‘Manchester By The Sea’ Blu-ray DVD Review: No Closure Here
Manchester By The Sea, directed by Kenneth Lonergan, is a classic family drama mixed with the darker-toned snark and sarcasm of a grieving family.
The film follows Lee Chandler (Casey Affleck) as he faces the second most significant tragedy in his life. While the first was a fire that took away his three young children and the love of his first wife Randi (Michelle Williams), this one brings him the responsibility of raising a 16-year-old after the early death of his brother Joe (Kyle Chandler) leaves him with the sole guardianship of his nephew Patrick (Lucas Hedges).
Prior to his brother’s death Joe is a silent and reclusive janitor and handyman in Boston. He is easily agitated and seems to lack the empathy to pick up on social cues, especially those that involve attachment or romantic advances. As scenes from Lee’s past begin to splice the narrative of Lee’s present, the audience can see how much his children’s death, which was caused by a fire he left unattended, has changed his character and has also left him completely unprepared for subsequent grief.
Lee is no way uncaring for his new charge, he is just unwilling to be anyone’s permanent emotional anchor, preferring to be the caring yet distant uncle he has been this whole time. This story is unique in the fact that Lee never really changes his attitude about Patrick from of the start of the film until the end. Manchester By The Sea subverts the age old trope where an unsuspecting bachelor finds his shallow life fulfilled when he is forced to take on the role of a parent. By the time the credits roll, Lee has untied himself from all the day-to-day responsibilities related to Patrick. He makes himself available, but just as an occasionally parenting figure. While Patrick stays in Manchester with a new guardian, Lee once again finds himself working as a janitor in Boston.
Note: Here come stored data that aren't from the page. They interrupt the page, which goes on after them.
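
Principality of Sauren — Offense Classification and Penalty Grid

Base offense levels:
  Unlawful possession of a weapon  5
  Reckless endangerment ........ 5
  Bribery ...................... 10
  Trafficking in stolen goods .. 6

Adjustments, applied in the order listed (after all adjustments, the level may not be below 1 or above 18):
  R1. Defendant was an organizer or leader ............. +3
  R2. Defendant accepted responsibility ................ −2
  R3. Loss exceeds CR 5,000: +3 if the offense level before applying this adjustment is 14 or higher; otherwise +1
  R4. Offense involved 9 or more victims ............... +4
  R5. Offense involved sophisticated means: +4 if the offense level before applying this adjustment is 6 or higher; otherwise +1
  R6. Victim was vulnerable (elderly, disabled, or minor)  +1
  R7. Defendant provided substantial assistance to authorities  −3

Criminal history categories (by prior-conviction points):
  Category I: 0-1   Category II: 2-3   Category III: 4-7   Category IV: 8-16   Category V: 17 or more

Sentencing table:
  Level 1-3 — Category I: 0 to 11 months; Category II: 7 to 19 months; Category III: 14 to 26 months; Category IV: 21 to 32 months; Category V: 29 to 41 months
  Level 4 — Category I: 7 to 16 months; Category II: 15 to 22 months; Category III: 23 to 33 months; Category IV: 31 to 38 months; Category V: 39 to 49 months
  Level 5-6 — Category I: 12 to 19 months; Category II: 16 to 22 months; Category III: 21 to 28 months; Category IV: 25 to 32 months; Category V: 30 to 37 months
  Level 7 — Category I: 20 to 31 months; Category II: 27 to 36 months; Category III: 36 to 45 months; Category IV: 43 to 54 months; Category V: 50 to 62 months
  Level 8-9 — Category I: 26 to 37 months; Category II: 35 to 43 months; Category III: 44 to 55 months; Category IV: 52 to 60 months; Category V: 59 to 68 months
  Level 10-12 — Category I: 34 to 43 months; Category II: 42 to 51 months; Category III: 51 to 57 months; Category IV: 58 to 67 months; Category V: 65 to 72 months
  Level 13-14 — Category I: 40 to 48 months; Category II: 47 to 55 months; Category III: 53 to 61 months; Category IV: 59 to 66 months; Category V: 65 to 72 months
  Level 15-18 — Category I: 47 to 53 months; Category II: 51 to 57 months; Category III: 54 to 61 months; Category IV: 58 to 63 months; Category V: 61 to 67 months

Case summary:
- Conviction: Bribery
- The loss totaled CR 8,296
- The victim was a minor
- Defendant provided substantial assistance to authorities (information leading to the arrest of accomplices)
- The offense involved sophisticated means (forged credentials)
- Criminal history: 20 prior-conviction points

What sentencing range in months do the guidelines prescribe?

65-72 months

Base offense level for bribery: 10.
R1 does not apply.
R2 does not apply.
R3 applies (level before this adjustment is 10 < 14, so +1): 10 + 1 = 11.
R4 does not apply.
R5 applies (level before this adjustment is 11 ≥ 6, so +4): 11 + 4 = 15.
R6 applies: 15 + 1 = 16.
R7 applies: 16 − 3 = 13.
Final offense level: 13.
Criminal history: 20 prior points → Category V (17+).
Level 13 falls in the 13-14 band.
Grid: Level 13-14 × Category V = 65-72 months.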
The movie masterfully captures slice-of-life moments and isn’t afraid of including the more awkward moments that make up real relationships. For a moment we believe Lee will find a new perspective on life as he grows closer to his nephew and begins to encounter people from his past, such as his ex-wife Randi. Yet time and time again he shoots down any kindling potential for happiness, including accepting his ex-wife’s need to apologize for the hatred she felt towards him for their kids’s death. The most growth comes from Patrick, which includes a very superficial vie for romance as he tries to get into his second girlfriend’s pants, a botched attempt to get into contact with the formerly-alcoholic mother that abandoned him and his father as a child, and growing more attached to Lee.
The Blu-ray DVD offers viewers access to three deleted scenes: a brief clip of Lee’s children’s burial, a phone call from Joe’s aloof ex-wife, and a scene between Joe and Lee on the boat. It also includes a commentary by director and writer Kenneth Lonergan. Instead of offering new footage for this, the commentary is offered as an audio that can be played over that of the film, and requires another, unnecessarily long, two-hour investment from viewers. There’s also a short video on the making of the film that includes commentary by the film’s actors.
While an enjoyable watch, Manchester By The Sea leaves its audience with an unsatisfying end that to some may feel unfinished. It makes a point of showing that although revisiting one’s past may open you up a little, it won’t fix any longstanding issues. To put it in short terms, the film is about a broken person that remains mostly broken, and will leave viewers with little sense of closure on Lee and Patrick’s lives.